Al Shaheer Corporation Faces Governance and Financial Challenges Amid Board Resignations


Karachi: Al Shaheer Corporation Limited, a major player in the processing, packaging, and marketing of halal meat products, has reported a challenging financial period ending March 31, 2025. The company disclosed a significant net loss alongside governance challenges that have seen a complete turnover of its board of directors.



The company’s financial results for the nine months ending March 31, 2025, reveal substantial operational losses. Net revenue stood at 194.75 million, a Big move compared to the previous year’s performance, while the net loss after tax was recorded at 302.49 million. These figures highlight the company’s ongoing struggles, primarily attributed to the suspension of core operations and reliance on tolling activities. The company’s gross and net losses are said to be driven by fixed overheads during this period of minimal business activity.



According to information available from the Pakistan Stock Exchange (PSX), Al Shaheer Corporation has faced significant governance issues as well. The board of directors saw a complete resignation, leaving it entirely vacant as of October 2024. The Securities & Exchange Commission of Pakistan (SECP) intervened to guide the election of new directors, which took place on December 17, 2024. Despite this intervention, the board faced further instability in July 2025, when six directors resigned, necessitating another round of appointments to comply with regulatory requirements.



The company’s strategic outlook is focused on stabilizing its governance framework and exploring alternative strategies for revival. The new board is tasked with addressing historical non-compliances and considering diversification into new sectors as well as financial and operational restructuring. The intent is to rebuild stakeholder trust and align the company with regulatory expectations to ensure a sustainable business model going forward.

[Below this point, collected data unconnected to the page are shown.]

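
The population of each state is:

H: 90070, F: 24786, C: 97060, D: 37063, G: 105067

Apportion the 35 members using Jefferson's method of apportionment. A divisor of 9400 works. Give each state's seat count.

With modified divisor 9400: modified quotas H 9.582, F 2.637, C 10.326, D 3.943, G 11.177.
Rounding down: H 9, F 2, C 10, D 3, G 11 (total 35).

H=9, F=2, C=10, D=3, G=11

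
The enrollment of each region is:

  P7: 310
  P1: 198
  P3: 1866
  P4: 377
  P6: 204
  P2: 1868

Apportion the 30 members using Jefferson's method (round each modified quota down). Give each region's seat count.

P7=2, P1=1, P3=12, P4=2, P6=1, P2=12

Standard divisor 4823/30 ≈ 160.767; standard quotas: P7 1.928, P1 1.232, P3 11.607, P4 2.345, P6 1.269, P2 11.619.
Rounding down gives 1, 1, 11, 2, 1, 11 = 27 seats, so the divisor must be adjusted.
With modified divisor 150: modified quotas P7 2.067, P1 1.320, P3 12.440, P4 2.513, P6 1.360, P2 12.453.
Rounding down: P7 2, P1 1, P3 12, P4 2, P6 1, P2 12 (total 30).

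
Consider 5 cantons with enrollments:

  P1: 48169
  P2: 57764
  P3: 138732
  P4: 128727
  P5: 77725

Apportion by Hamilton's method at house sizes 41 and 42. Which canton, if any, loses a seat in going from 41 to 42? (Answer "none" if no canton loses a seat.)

At 41 seats: P1 4, P2 5, P3 13, P4 12, P5 7.
At 42 seats: P1 5, P2 5, P3 13, P4 12, P5 7.
No canton's allocation decreased.

none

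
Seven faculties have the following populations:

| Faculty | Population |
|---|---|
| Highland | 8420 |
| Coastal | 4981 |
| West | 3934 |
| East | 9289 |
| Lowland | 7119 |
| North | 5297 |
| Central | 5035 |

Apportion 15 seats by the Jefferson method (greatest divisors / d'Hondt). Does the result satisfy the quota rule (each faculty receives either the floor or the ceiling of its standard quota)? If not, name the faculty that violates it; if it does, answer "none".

none

Standard quotas: Highland 2.866, Coastal 1.695, West 1.339, East 3.161, Lowland 2.423, North 1.803, Central 1.714.
Jefferson allocation: Highland 3, Coastal 2, West 1, East 3, Lowland 2, North 2, Central 2.
Every allocation lies between the lower and upper quota.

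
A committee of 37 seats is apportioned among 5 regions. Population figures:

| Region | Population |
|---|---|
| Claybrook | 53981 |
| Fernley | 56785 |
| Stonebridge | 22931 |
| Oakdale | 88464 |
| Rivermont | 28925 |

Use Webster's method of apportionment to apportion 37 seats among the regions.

Claybrook 8; Fernley 9; Stonebridge 3; Oakdale 13; Rivermont 4

Standard divisor 251086/37 ≈ 6786.108; standard quotas: Claybrook 7.955, Fernley 8.368, Stonebridge 3.379, Oakdale 13.036, Rivermont 4.262.
Rounding to the nearest integer gives 8, 8, 3, 13, 4 = 36 seats, so the divisor must be adjusted.
With modified divisor 6600: modified quotas Claybrook 8.179, Fernley 8.604, Stonebridge 3.474, Oakdale 13.404, Rivermont 4.383.
Rounding to the nearest integer: Claybrook 8, Fernley 9, Stonebridge 3, Oakdale 13, Rivermont 4 (total 37).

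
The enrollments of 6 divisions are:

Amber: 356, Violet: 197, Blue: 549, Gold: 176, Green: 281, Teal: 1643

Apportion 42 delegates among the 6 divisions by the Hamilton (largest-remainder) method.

Amber 5, Violet 3, Blue 7, Gold 2, Green 4, Teal 21

Total 3202; standard divisor 3202/42 ≈ 76.238.
Standard quotas: Amber 4.670, Violet 2.584, Blue 7.201, Gold 2.309, Green 3.686, Teal 21.551.
Lower quotas: Amber 4, Violet 2, Blue 7, Gold 2, Green 3, Teal 21 (sum 39, leaving 3 seats).
Remainders in descending order: Green 0.686, Amber 0.670, Violet 0.584, Teal 0.551, Gold 0.309, Blue 0.201.
The surplus seats go to Green, Amber, Violet.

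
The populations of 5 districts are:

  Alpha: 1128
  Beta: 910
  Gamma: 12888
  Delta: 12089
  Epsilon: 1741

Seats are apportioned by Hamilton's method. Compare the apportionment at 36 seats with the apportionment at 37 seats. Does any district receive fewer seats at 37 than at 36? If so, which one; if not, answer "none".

Alpha

At 36 seats: Alpha 2, Beta 1, Gamma 16, Delta 15, Epsilon 2.
At 37 seats: Alpha 1, Beta 1, Gamma 17, Delta 16, Epsilon 2.
Alpha drops from 2 to 1.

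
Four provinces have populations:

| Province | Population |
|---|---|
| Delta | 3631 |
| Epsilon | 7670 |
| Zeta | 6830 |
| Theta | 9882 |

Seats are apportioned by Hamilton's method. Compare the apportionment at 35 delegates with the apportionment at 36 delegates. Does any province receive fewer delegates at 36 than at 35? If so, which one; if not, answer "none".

At 35 seats: Delta 5, Epsilon 10, Zeta 8, Theta 12.
At 36 seats: Delta 4, Epsilon 10, Zeta 9, Theta 13.
Delta drops from 5 to 4.

Delta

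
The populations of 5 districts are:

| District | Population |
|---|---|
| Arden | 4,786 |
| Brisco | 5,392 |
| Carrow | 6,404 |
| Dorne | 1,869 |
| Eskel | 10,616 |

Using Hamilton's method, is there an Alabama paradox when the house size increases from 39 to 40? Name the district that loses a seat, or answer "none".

Dorne

At 39 seats: Arden 6, Brisco 7, Carrow 9, Dorne 3, Eskel 14.
At 40 seats: Arden 7, Brisco 7, Carrow 9, Dorne 2, Eskel 15.
Dorne drops from 3 to 2.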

In terms of assets, the company’s total assets as of March 2025 amount to 4.23 billion, with current liabilities significantly higher than current assets, indicating potential liquidity challenges. The corporation maintains an authorized capital of 4.00 billion, with issued and subscribed capital at 3.75 billion. However, accumulated losses have further compounded the financial strain, underscoring the need for strategic intervention to restore financial health.



As the company navigates these challenges, the board has expressed gratitude to its shareholders, employees, customers, and regulatory bodies for their continued support. The management, under the new board’s oversight, remains committed to identifying viable growth opportunities to create long-term shareholder value.